PET (positron emission tomography) scan
A PET scan uses an injected mildly radioactive sugar that shows up where cancer cells are active in the body. A CT scan is then performed in a machine called a PET-CT to show where these radioactive ‘cancer hot-spots’ are located.
You may have a biopsy at the same time as an ultrasound or CT scan, usually through a needle. The skin is numbed with a local anaesthetic and the needle is inserted into the liver through the skin.
A biopsy is usually only done if other tests including blood tests and CT or MRI scan do not have obvious results. A biopsy carries a small risk of bleeding and that the tumour will spread along the needle track, so is not always thought to be necessary by doctors.

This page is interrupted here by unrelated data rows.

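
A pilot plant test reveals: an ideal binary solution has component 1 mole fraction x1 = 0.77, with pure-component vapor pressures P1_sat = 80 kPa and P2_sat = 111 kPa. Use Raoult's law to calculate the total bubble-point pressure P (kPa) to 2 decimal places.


P = x1*P1_sat + x2*P2_sat
x2 = 1 - x1 = 1 - 0.77 = 0.23
P = 0.77*80 + 0.23*111
P = 61.6 + 25.53
P = 87.13 kPa


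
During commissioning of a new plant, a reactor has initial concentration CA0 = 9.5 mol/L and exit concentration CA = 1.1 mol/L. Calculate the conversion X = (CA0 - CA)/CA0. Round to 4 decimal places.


X = (CA0 - CA) / CA0
X = (9.5 - 1.1) / 9.5
X = 8.4 / 9.5
X = 0.8842


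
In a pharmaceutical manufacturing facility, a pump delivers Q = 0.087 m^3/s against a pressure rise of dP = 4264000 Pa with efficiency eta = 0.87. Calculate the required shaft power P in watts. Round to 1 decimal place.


P = Q * dP / eta
P = 0.087 * 4264000 / 0.87
P = 370968.0 / 0.87
P = 426400.0 W


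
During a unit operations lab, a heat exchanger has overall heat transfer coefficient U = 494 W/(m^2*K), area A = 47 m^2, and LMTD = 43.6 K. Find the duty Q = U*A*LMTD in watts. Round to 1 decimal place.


Q = U * A * LMTD
Q = 494 * 47 * 43.6
Q = 1012304.8 W


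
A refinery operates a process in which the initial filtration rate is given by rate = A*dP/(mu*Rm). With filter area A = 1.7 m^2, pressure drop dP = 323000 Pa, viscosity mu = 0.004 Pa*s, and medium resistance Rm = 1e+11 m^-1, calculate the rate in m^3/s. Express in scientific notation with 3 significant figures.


rate = A * dP / (mu * Rm)
rate = 1.7 * 323000 / (0.004 * 1e+11)
rate = 549100.0 / 4.000e+08
rate = 1.37e-03 m^3/s


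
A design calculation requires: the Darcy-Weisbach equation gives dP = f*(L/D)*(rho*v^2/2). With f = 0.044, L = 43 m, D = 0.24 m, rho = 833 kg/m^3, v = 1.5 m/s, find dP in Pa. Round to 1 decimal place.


dP = f * (L/D) * (rho*v^2/2)
dP = 0.044 * (43/0.24) * (833*1.5^2/2)
L/D = 179.16666667
rho*v^2/2 = 833*2.25/2 = 937.125
dP = 0.044 * 179.16666667 * 937.125
dP = 7387.7 Pa


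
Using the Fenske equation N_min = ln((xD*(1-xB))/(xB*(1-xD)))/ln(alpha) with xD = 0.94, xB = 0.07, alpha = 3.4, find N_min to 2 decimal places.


N_min = ln((xD*(1-xB))/(xB*(1-xD))) / ln(alpha)
Numerator inside ln: 0.8742 / 0.0042 = 208.142857
ln(208.142857) = 5.338225
ln(alpha) = ln(3.4) = 1.223775
N_min = 5.338225 / 1.223775 = 4.36


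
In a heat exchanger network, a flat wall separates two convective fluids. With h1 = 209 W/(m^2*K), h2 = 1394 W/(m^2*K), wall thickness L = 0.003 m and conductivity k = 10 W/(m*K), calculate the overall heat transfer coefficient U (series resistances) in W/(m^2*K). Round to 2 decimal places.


1/U = 1/h1 + L/k + 1/h2
1/U = 1/209 + 0.003/10 + 1/1394
1/U = 0.004784689 + 0.0003 + 0.0007173601
1/U = 0.0058020491
U = 172.35 W/(m^2*K)


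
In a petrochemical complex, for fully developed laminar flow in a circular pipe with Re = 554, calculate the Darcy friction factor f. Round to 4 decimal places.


f = 64 / Re
f = 64 / 554
f = 0.1155


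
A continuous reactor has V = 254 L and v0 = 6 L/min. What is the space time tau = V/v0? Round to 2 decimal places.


tau = V / v0
tau = 254 / 6
tau = 42.33 min


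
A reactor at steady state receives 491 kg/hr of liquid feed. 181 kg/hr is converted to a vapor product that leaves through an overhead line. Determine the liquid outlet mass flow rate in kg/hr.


Steady-state mass balance on the main outlet: F_out = F_in - F_removed
F_out = 491 - 181
F_out = 310 kg/hr


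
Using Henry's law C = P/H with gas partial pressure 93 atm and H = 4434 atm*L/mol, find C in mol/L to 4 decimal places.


C = P / H
C = 93 / 4434
C = 0.0210 mol/L


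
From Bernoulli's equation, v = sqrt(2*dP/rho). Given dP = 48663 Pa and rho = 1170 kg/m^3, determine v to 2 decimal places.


v = sqrt(2*dP/rho)
v = sqrt(2*48663/1170)
v = sqrt(83.184615)
v = 9.12 m/s


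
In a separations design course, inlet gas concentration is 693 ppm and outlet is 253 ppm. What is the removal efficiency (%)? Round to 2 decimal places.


Efficiency = (G_in - G_out) / G_in * 100%
Efficiency = (693 - 253) / 693 * 100
Efficiency = 440 / 693 * 100
Efficiency = 63.49%


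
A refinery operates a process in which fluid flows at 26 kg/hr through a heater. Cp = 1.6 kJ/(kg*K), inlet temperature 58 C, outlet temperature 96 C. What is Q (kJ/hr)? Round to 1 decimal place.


Q = m_dot * Cp * (T2 - T1)
Q = 26 * 1.6 * (96 - 58)
Q = 26 * 1.6 * 38
Q = 1580.8 kJ/hr


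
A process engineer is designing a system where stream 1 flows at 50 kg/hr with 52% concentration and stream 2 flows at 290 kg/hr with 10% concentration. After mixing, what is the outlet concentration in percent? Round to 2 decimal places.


Mass balance on solute: F1*x1 + F2*x2 = F3*x3
F3 = F1 + F2 = 50 + 290 = 340 kg/hr
x3 = (F1*x1 + F2*x2)/F3
x3 = (50*0.52 + 290*0.1) / 340
x3 = 16.18%


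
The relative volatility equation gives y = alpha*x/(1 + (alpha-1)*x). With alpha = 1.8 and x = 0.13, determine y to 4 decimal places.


y = alpha*x / (1 + (alpha-1)*x)
y = 1.8*0.13 / (1 + (1.8-1)*0.13)
y = 0.234 / (1 + 0.104)
y = 0.234 / 1.104
y = 0.2120


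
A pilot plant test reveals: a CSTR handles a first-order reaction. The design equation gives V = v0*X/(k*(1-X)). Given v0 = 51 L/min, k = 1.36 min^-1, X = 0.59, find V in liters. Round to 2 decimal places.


V = v0 * X / (k * (1 - X))
V = 51 * 0.59 / (1.36 * (1 - 0.59))
V = 30.09 / (1.36 * 0.41)
V = 30.09 / 0.5576
V = 53.96 L


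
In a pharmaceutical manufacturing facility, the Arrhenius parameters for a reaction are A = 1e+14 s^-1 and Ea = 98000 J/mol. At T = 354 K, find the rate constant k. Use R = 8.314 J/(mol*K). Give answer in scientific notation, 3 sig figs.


k = A * exp(-Ea/(R*T))
k = 1e+14 * exp(-98000 / (8.314 * 354))
k = 1e+14 * exp(-33.297589)
k = 3.46e-01


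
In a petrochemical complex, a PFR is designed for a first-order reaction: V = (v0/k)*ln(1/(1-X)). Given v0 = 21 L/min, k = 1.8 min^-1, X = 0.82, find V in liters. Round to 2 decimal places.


V = (v0/k) * ln(1/(1-X))
V = (21/1.8) * ln(1/(1-0.82))
V = 11.666667 * ln(5.555556)
V = 11.666667 * 1.714799
V = 20.01 L


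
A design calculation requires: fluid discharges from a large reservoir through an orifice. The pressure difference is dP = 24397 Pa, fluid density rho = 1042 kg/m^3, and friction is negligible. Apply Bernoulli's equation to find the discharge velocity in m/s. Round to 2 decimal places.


v = sqrt(2*dP/rho)
v = sqrt(2*24397/1042)
v = sqrt(46.827255)
v = 6.84 m/s


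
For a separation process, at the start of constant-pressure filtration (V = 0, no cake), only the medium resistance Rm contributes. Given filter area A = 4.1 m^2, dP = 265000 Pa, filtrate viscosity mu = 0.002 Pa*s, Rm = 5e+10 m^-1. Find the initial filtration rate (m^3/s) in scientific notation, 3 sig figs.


rate = A * dP / (mu * Rm)
rate = 4.1 * 265000 / (0.002 * 5e+10)
rate = 1086500.0 / 1.000e+08
rate = 1.09e-02 m^3/s


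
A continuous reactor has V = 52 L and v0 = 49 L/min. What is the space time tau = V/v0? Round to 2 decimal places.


tau = V / v0
tau = 52 / 49
tau = 1.06 min


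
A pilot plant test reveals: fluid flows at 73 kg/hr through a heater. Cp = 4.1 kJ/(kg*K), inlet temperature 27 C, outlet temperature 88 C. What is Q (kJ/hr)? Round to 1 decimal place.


Q = m_dot * Cp * (T2 - T1)
Q = 73 * 4.1 * (88 - 27)
Q = 73 * 4.1 * 61
Q = 18257.3 kJ/hr


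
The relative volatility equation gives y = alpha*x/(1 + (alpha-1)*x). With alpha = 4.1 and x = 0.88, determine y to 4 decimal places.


y = alpha*x / (1 + (alpha-1)*x)
y = 4.1*0.88 / (1 + (4.1-1)*0.88)
y = 3.608 / (1 + 2.728)
y = 3.608 / 3.728
y = 0.9678


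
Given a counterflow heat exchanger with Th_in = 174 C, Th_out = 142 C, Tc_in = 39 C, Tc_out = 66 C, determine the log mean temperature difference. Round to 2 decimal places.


dT1 = Th_in - Tc_out = 174 - 66 = 108
dT2 = Th_out - Tc_in = 142 - 39 = 103
LMTD = (dT1 - dT2) / ln(dT1/dT2)
LMTD = (108 - 103) / ln(108/103)
LMTD = 105.48 K


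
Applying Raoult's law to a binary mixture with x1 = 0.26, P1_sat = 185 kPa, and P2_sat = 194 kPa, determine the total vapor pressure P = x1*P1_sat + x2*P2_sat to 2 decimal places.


P = x1*P1_sat + x2*P2_sat
x2 = 1 - x1 = 1 - 0.26 = 0.74
P = 0.26*185 + 0.74*194
P = 48.1 + 143.56
P = 191.66 kPa


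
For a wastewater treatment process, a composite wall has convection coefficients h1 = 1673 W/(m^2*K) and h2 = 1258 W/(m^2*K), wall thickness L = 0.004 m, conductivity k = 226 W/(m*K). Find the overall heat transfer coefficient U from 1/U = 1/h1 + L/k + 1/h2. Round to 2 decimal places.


1/U = 1/h1 + L/k + 1/h2
1/U = 1/1673 + 0.004/226 + 1/1258
1/U = 0.0005977286 + 1.76991e-05 + 0.0007949126
1/U = 0.0014103403
U = 709.05 W/(m^2*K)


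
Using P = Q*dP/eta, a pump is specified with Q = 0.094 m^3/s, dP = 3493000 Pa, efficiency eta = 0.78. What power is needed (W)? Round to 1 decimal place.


P = Q * dP / eta
P = 0.094 * 3493000 / 0.78
P = 328342.0 / 0.78
P = 420951.3 W


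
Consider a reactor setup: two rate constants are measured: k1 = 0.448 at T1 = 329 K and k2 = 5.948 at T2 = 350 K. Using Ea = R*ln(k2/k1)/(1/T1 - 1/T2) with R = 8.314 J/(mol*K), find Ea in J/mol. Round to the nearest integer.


Ea = R * ln(k2/k1) / (1/T1 - 1/T2)
ln(k2/k1) = ln(5.948/0.448) = 2.5860171
1/T1 - 1/T2 = 1/329 - 1/350 = 0.000182370821
Ea = 8.314 * 2.5860171 / 0.000182370821
Ea = 117892 J/mol


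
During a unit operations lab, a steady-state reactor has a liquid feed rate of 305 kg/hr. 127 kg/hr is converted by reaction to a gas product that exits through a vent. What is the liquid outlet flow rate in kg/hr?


Steady-state mass balance on the main outlet: F_out = F_in - F_removed
F_out = 305 - 127
F_out = 178 kg/hr


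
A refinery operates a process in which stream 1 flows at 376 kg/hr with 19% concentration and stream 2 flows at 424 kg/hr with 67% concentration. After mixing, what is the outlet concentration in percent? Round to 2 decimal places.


Mass balance on solute: F1*x1 + F2*x2 = F3*x3
F3 = F1 + F2 = 376 + 424 = 800 kg/hr
x3 = (F1*x1 + F2*x2)/F3
x3 = (376*0.19 + 424*0.67) / 800
x3 = 44.44%


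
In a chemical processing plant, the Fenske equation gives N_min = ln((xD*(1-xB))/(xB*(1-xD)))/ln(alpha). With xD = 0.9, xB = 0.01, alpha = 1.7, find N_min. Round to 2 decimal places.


N_min = ln((xD*(1-xB))/(xB*(1-xD))) / ln(alpha)
Numerator inside ln: 0.891 / 0.001 = 891.0
ln(891.0) = 6.792344
ln(alpha) = ln(1.7) = 0.530628
N_min = 6.792344 / 0.530628 = 12.80


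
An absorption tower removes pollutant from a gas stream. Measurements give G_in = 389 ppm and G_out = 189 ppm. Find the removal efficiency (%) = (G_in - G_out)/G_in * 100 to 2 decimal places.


Efficiency = (G_in - G_out) / G_in * 100%
Efficiency = (389 - 189) / 389 * 100
Efficiency = 200 / 389 * 100
Efficiency = 51.41%


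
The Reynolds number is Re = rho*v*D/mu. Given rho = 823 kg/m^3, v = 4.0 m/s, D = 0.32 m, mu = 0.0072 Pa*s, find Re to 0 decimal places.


Re = rho * v * D / mu
Re = 823 * 4.0 * 0.32 / 0.0072
Re = 1053.44 / 0.0072
Re = 146311


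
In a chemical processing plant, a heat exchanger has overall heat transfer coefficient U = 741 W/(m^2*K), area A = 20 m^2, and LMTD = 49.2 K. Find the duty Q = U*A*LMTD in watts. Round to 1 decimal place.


Q = U * A * LMTD
Q = 741 * 20 * 49.2
Q = 729144.0 W


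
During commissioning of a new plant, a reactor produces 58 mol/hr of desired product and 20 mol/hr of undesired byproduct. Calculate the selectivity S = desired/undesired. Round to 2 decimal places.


S = desired product rate / undesired product rate
S = 58 / 20
S = 2.90


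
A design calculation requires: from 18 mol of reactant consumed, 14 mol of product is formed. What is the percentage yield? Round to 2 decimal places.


Yield = (moles product / moles consumed) * 100%
Yield = (14 / 18) * 100
Yield = 0.7778 * 100
Yield = 77.78%


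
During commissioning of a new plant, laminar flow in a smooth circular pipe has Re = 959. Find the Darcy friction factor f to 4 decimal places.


f = 64 / Re
f = 64 / 959
f = 0.0667


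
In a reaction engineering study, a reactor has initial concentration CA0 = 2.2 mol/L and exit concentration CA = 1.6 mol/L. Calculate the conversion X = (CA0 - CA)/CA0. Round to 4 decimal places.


X = (CA0 - CA) / CA0
X = (2.2 - 1.6) / 2.2
X = 0.6 / 2.2
X = 0.2727


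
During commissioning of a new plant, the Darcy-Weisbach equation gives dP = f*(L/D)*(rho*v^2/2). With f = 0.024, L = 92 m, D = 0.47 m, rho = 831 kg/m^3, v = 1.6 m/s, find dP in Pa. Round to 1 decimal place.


dP = f * (L/D) * (rho*v^2/2)
dP = 0.024 * (92/0.47) * (831*1.6^2/2)
L/D = 195.74468085
rho*v^2/2 = 831*2.56/2 = 1063.68
dP = 0.024 * 195.74468085 * 1063.68
dP = 4997.0 Pa


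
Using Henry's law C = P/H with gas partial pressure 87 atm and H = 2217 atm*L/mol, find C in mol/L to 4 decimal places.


C = P / H
C = 87 / 2217
C = 0.0392 mol/L


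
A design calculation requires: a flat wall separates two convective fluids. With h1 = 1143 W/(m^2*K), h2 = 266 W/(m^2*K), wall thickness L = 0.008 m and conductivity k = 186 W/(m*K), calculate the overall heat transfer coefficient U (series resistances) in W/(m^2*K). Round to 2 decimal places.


1/U = 1/h1 + L/k + 1/h2
1/U = 1/1143 + 0.008/186 + 1/266
1/U = 0.0008748906 + 4.30108e-05 + 0.0037593985
1/U = 0.0046772999
U = 213.80 W/(m^2*K)


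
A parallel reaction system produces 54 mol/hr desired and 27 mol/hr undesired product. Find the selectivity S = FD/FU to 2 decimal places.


S = desired product rate / undesired product rate
S = 54 / 27
S = 2.00


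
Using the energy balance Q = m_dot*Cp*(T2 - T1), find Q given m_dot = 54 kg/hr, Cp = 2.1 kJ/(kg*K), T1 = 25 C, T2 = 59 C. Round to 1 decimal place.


Q = m_dot * Cp * (T2 - T1)
Q = 54 * 2.1 * (59 - 25)
Q = 54 * 2.1 * 34
Q = 3855.6 kJ/hr


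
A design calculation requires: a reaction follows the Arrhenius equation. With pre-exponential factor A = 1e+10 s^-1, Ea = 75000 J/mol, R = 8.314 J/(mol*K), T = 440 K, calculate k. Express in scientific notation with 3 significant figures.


k = A * exp(-Ea/(R*T))
k = 1e+10 * exp(-75000 / (8.314 * 440))
k = 1e+10 * exp(-20.50211)
k = 1.25e+01


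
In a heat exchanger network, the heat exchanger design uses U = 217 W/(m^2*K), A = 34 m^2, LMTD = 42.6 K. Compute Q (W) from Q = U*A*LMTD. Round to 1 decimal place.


Q = U * A * LMTD
Q = 217 * 34 * 42.6
Q = 314302.8 W


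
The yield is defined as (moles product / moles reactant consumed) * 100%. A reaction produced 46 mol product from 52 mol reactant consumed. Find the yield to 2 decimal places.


Yield = (moles product / moles consumed) * 100%
Yield = (46 / 52) * 100
Yield = 0.8846 * 100
Yield = 88.46%


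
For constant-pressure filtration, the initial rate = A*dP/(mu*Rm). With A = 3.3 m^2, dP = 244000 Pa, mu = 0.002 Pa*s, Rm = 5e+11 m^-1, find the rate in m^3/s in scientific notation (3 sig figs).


rate = A * dP / (mu * Rm)
rate = 3.3 * 244000 / (0.002 * 5e+11)
rate = 805200.0 / 1.000e+09
rate = 8.05e-04 m^3/s


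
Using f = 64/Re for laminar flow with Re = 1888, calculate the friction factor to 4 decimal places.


f = 64 / Re
f = 64 / 1888
f = 0.0339


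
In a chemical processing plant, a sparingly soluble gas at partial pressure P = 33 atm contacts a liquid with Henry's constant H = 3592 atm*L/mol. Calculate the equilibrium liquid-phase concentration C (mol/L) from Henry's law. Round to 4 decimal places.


C = P / H
C = 33 / 3592
C = 0.0092 mol/L


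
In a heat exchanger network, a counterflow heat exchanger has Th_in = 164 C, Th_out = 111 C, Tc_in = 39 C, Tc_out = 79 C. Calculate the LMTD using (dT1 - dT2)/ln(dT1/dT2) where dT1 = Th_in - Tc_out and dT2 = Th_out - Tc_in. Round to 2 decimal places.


dT1 = Th_in - Tc_out = 164 - 79 = 85
dT2 = Th_out - Tc_in = 111 - 39 = 72
LMTD = (dT1 - dT2) / ln(dT1/dT2)
LMTD = (85 - 72) / ln(85/72)
LMTD = 78.32 K


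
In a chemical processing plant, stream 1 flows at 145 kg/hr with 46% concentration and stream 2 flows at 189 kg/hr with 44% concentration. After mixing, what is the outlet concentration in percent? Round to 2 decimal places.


Mass balance on solute: F1*x1 + F2*x2 = F3*x3
F3 = F1 + F2 = 145 + 189 = 334 kg/hr
x3 = (F1*x1 + F2*x2)/F3
x3 = (145*0.46 + 189*0.44) / 334
x3 = 44.87%


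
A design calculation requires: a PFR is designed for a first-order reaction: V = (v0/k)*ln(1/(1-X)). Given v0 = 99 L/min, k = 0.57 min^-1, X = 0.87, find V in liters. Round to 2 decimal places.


V = (v0/k) * ln(1/(1-X))
V = (99/0.57) * ln(1/(1-0.87))
V = 173.684211 * ln(7.692308)
V = 173.684211 * 2.040221
V = 354.35 L


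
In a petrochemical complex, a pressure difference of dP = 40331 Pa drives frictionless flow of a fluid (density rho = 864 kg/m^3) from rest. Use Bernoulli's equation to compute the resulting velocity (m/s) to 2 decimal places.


v = sqrt(2*dP/rho)
v = sqrt(2*40331/864)
v = sqrt(93.358796)
v = 9.66 m/s


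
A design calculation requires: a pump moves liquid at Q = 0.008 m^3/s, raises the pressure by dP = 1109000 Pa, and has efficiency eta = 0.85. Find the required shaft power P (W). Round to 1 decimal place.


P = Q * dP / eta
P = 0.008 * 1109000 / 0.85
P = 8872.0 / 0.85
P = 10437.6 W


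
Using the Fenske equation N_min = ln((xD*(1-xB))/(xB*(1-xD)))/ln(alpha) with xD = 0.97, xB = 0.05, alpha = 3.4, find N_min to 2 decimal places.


N_min = ln((xD*(1-xB))/(xB*(1-xD))) / ln(alpha)
Numerator inside ln: 0.9215 / 0.0015 = 614.333333
ln(614.333333) = 6.420538
ln(alpha) = ln(3.4) = 1.223775
N_min = 6.420538 / 1.223775 = 5.25


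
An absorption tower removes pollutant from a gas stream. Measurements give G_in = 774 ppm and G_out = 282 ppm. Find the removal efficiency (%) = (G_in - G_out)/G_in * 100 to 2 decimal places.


Efficiency = (G_in - G_out) / G_in * 100%
Efficiency = (774 - 282) / 774 * 100
Efficiency = 492 / 774 * 100
Efficiency = 63.57%


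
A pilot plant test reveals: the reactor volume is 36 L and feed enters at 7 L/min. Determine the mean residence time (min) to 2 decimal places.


tau = V / v0
tau = 36 / 7
tau = 5.14 min


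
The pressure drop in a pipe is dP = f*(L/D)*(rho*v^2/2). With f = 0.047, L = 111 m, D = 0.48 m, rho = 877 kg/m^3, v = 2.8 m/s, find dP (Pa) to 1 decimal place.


dP = f * (L/D) * (rho*v^2/2)
dP = 0.047 * (111/0.48) * (877*2.8^2/2)
L/D = 231.25
rho*v^2/2 = 877*7.84/2 = 3437.84
dP = 0.047 * 231.25 * 3437.84
dP = 37365.0 Pa


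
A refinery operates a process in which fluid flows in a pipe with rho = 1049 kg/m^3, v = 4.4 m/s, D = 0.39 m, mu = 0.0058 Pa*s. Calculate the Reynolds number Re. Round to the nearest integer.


Re = rho * v * D / mu
Re = 1049 * 4.4 * 0.39 / 0.0058
Re = 1800.084 / 0.0058
Re = 310359


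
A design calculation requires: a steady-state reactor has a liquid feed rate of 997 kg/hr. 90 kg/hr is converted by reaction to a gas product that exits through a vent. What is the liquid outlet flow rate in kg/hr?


Steady-state mass balance on the main outlet: F_out = F_in - F_removed
F_out = 997 - 90
F_out = 907 kg/hr


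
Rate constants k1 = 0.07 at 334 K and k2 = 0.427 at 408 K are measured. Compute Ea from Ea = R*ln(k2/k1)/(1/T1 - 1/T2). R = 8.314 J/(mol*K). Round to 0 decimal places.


Ea = R * ln(k2/k1) / (1/T1 - 1/T2)
ln(k2/k1) = ln(0.427/0.07) = 1.8082888
1/T1 - 1/T2 = 1/334 - 1/408 = 0.000543031584
Ea = 8.314 * 1.8082888 / 0.000543031584
Ea = 27686 J/mol


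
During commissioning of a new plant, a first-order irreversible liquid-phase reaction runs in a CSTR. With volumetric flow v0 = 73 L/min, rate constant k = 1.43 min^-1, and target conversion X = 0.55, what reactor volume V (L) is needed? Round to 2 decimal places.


V = v0 * X / (k * (1 - X))
V = 73 * 0.55 / (1.43 * (1 - 0.55))
V = 40.15 / (1.43 * 0.45)
V = 40.15 / 0.6435
V = 62.39 L


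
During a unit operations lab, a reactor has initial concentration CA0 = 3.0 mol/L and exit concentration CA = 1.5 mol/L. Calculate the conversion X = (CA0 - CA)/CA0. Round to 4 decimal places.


X = (CA0 - CA) / CA0
X = (3.0 - 1.5) / 3.0
X = 1.5 / 3.0
X = 0.5000


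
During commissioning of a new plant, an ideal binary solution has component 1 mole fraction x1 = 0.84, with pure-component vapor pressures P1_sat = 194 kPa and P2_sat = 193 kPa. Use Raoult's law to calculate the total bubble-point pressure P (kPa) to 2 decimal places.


P = x1*P1_sat + x2*P2_sat
x2 = 1 - x1 = 1 - 0.84 = 0.16
P = 0.84*194 + 0.16*193
P = 162.96 + 30.88
P = 193.84 kPa


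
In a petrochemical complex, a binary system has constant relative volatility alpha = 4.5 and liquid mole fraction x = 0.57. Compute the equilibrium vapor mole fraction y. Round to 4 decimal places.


y = alpha*x / (1 + (alpha-1)*x)
y = 4.5*0.57 / (1 + (4.5-1)*0.57)
y = 2.565 / (1 + 1.995)
y = 2.565 / 2.995
y = 0.8564


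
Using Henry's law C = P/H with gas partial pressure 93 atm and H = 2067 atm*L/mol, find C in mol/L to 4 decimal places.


C = P / H
C = 93 / 2067
C = 0.0450 mol/L


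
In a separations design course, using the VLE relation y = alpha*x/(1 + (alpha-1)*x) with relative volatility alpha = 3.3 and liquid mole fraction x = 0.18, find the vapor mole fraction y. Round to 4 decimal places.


y = alpha*x / (1 + (alpha-1)*x)
y = 3.3*0.18 / (1 + (3.3-1)*0.18)
y = 0.594 / (1 + 0.414)
y = 0.594 / 1.414
y = 0.4201


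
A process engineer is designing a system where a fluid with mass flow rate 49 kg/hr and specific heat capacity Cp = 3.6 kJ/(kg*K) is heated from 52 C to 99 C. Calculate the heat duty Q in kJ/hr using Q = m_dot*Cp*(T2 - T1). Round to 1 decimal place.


Q = m_dot * Cp * (T2 - T1)
Q = 49 * 3.6 * (99 - 52)
Q = 49 * 3.6 * 47
Q = 8290.8 kJ/hr


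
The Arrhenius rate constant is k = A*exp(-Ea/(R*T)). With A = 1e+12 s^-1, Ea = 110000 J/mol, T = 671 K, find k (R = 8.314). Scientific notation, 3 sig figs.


k = A * exp(-Ea/(R*T))
k = 1e+12 * exp(-110000 / (8.314 * 671))
k = 1e+12 * exp(-19.717877)
k = 2.73e+03


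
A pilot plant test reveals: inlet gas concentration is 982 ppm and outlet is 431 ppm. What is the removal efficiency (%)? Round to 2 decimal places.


Efficiency = (G_in - G_out) / G_in * 100%
Efficiency = (982 - 431) / 982 * 100
Efficiency = 551 / 982 * 100
Efficiency = 56.11%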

Following a liver biopsy, you may have to stay in hospital for a few hours or overnight. This is because the liver has a very rich blood supply and there is a risk of bleeding afterwards.
This involves a small operation that allows a doctor access to the abdomen (tummy) using only a small incision in the skin. This is sometimes referred to as keyhole surgery. A thin fibreoptic telescope with a camera attached (laparoscope) is passed through the hole into the liver where the liver can be examined and a small piece of tissue removed and examined under a microscope (biopsy). A small cut in the abdomen will be made under anaesthetic so the laparoscope can be inserted into the liver. A few stitches will be required afterwards and you may have to stay in hospital for a day or so.
This allows doctors to look at the blood supply to the liver and how the tumour may be affecting it. A fine tube is inserted into an artery in your groin and a dye is injected through the tube. The dye circulates around your blood vessels and is shown up using an x-ray. More details can be found in the before treatment section.